Der Golf II Citystromer war "eines der ersten alltagstauglichen Elektrofahrzeuge". Gebaut wurden 70 Exemplare. (Bild: VW)

Es geht um die Kipppunkte. Deswegen der ganze Aufwand, jetzt wieder beim UN‑Klimagipfel in Dubai. Es soll verhindert werden, dass zentrale Elemente des Klimasystems in einen neuen, irreversiblen, für die Menschheit gefährlichen Zustand geraten.

Amazonas-Regenwald, Grönland-Eisschild, indischer Monsun zum Beispiel. Das sind nur drei von 25 Kandidaten in dieser Kategorie. Doch es gibt auch positive Kipppunkte, nämlich solche in der Gesellschaft, die die physikalischen stoppen könnten. So zumindest die Hoffnung.

Ein Forscher, der dieses Thema am intensivsten beackert, ist der Brite Tim Lenton. Der Professor für Erdsystemwissenschaften an der Universität Exeter hat sich jetzt wieder als Popfan geoutet, in einer Studie von 200 Wissenschaftlerinnen und Wissenschaftlern zum Stand der Kippelemente-Forschung, die in Dubai vorgestellt wurde.

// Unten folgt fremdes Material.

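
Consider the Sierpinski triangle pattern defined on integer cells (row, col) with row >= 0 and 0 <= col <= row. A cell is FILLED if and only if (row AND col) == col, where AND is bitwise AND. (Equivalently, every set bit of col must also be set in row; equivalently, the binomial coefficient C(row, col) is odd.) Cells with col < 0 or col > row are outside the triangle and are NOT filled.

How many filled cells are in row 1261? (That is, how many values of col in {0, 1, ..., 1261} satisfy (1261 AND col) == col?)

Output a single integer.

Answer: 128

Derivation:
1261 in binary = 10011101101
popcount(1261) = number of 1-bits in 10011101101 = 7
A col c satisfies (1261 AND c) == c iff every set bit of c is also set in 1261; each of the 7 set bits of 1261 can independently be on or off in c.
count = 2^7 = 128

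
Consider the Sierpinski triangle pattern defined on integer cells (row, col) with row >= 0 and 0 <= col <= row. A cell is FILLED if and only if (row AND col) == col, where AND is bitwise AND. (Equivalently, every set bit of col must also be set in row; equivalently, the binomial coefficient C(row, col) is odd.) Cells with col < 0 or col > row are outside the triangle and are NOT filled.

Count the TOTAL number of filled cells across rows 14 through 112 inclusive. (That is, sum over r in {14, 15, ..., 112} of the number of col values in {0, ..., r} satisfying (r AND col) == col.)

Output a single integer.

Answer: 1490

Derivation:
r14=1110 pc3: +8 =8
r15=1111 pc4: +16 =24
r16=10000 pc1: +2 =26
r17=10001 pc2: +4 =30
r18=10010 pc2: +4 =34
r19=10011 pc3: +8 =42
r20=10100 pc2: +4 =46
r21=10101 pc3: +8 =54
r22=10110 pc3: +8 =62
r23=10111 pc4: +16 =78
r24=11000 pc2: +4 =82
r25=11001 pc3: +8 =90
r26=11010 pc3: +8 =98
r27=11011 pc4: +16 =114
r28=11100 pc3: +8 =122
r29=11101 pc4: +16 =138
r30=11110 pc4: +16 =154
r31=11111 pc5: +32 =186
r32=100000 pc1: +2 =188
r33=100001 pc2: +4 =192
r34=100010 pc2: +4 =196
r35=100011 pc3: +8 =204
r36=100100 pc2: +4 =208
r37=100101 pc3: +8 =216
r38=100110 pc3: +8 =224
r39=100111 pc4: +16 =240
r40=101000 pc2: +4 =244
r41=101001 pc3: +8 =252
r42=101010 pc3: +8 =260
r43=101011 pc4: +16 =276
r44=101100 pc3: +8 =284
r45=101101 pc4: +16 =300
r46=101110 pc4: +16 =316
r47=101111 pc5: +32 =348
r48=110000 pc2: +4 =352
r49=110001 pc3: +8 =360
r50=110010 pc3: +8 =368
r51=110011 pc4: +16 =384
r52=110100 pc3: +8 =392
r53=110101 pc4: +16 =408
r54=110110 pc4: +16 =424
r55=110111 pc5: +32 =456
r56=111000 pc3: +8 =464
r57=111001 pc4: +16 =480
r58=111010 pc4: +16 =496
r59=111011 pc5: +32 =528
r60=111100 pc4: +16 =544
r61=111101 pc5: +32 =576
r62=111110 pc5: +32 =608
r63=111111 pc6: +64 =672
r64=1000000 pc1: +2 =674
r65=1000001 pc2: +4 =678
r66=1000010 pc2: +4 =682
r67=1000011 pc3: +8 =690
r68=1000100 pc2: +4 =694
r69=1000101 pc3: +8 =702
r70=1000110 pc3: +8 =710
r71=1000111 pc4: +16 =726
r72=1001000 pc2: +4 =730
r73=1001001 pc3: +8 =738
r74=1001010 pc3: +8 =746
r75=1001011 pc4: +16 =762
r76=1001100 pc3: +8 =770
r77=1001101 pc4: +16 =786
r78=1001110 pc4: +16 =802
r79=1001111 pc5: +32 =834
r80=1010000 pc2: +4 =838
r81=1010001 pc3: +8 =846
r82=1010010 pc3: +8 =854
r83=1010011 pc4: +16 =870
r84=1010100 pc3: +8 =878
r85=1010101 pc4: +16 =894
r86=1010110 pc4: +16 =910
r87=1010111 pc5: +32 =942
r88=1011000 pc3: +8 =950
r89=1011001 pc4: +16 =966
r90=1011010 pc4: +16 =982
r91=1011011 pc5: +32 =1014
r92=1011100 pc4: +16 =1030
r93=1011101 pc5: +32 =1062
r94=1011110 pc5: +32 =1094
r95=1011111 pc6: +64 =1158
r96=1100000 pc2: +4 =1162
r97=1100001 pc3: +8 =1170
r98=1100010 pc3: +8 =1178
r99=1100011 pc4: +16 =1194
r100=1100100 pc3: +8 =1202
r101=1100101 pc4: +16 =1218
r102=1100110 pc4: +16 =1234
r103=1100111 pc5: +32 =1266
r104=1101000 pc3: +8 =1274
r105=1101001 pc4: +16 =1290
r106=1101010 pc4: +16 =1306
r107=1101011 pc5: +32 =1338
r108=1101100 pc4: +16 =1354
r109=1101101 pc5: +32 =1386
r110=1101110 pc5: +32 =1418
r111=1101111 pc6: +64 =1482
r112=1110000 pc3: +8 =1490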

Die "positiven sozialen Kipppunkte" haben darin ein eigenes Kapitel bekommen. Und die norwegische Popband A‑ha um Sänger Morten Harket spielt in Lentons Mutmach-Erzählung eine Rolle, als Musterfall.

Ist ja wirklich eine schöne Geschichte. Die Band, bekannt für Hits wie "Take On Me", "The Sun Always Shines on T.V." oder "The Living Dylights", war schon früh auf dem Ökotrip. Anno 1989 importierten Harket und Co einen von einem Bastler zum E‑Auto umgebauten Fiat Panda.

Offiziell ging nicht

Sie fuhren damit herum, immer nur 45 Kilometer, denn dann war die Batterie leer. Sie parkten illegal, zahlten die hohe Maut in Oslo nicht und schmissen die Strafzettel weg. Ein E‑Auto offiziell zu registrieren ging nicht.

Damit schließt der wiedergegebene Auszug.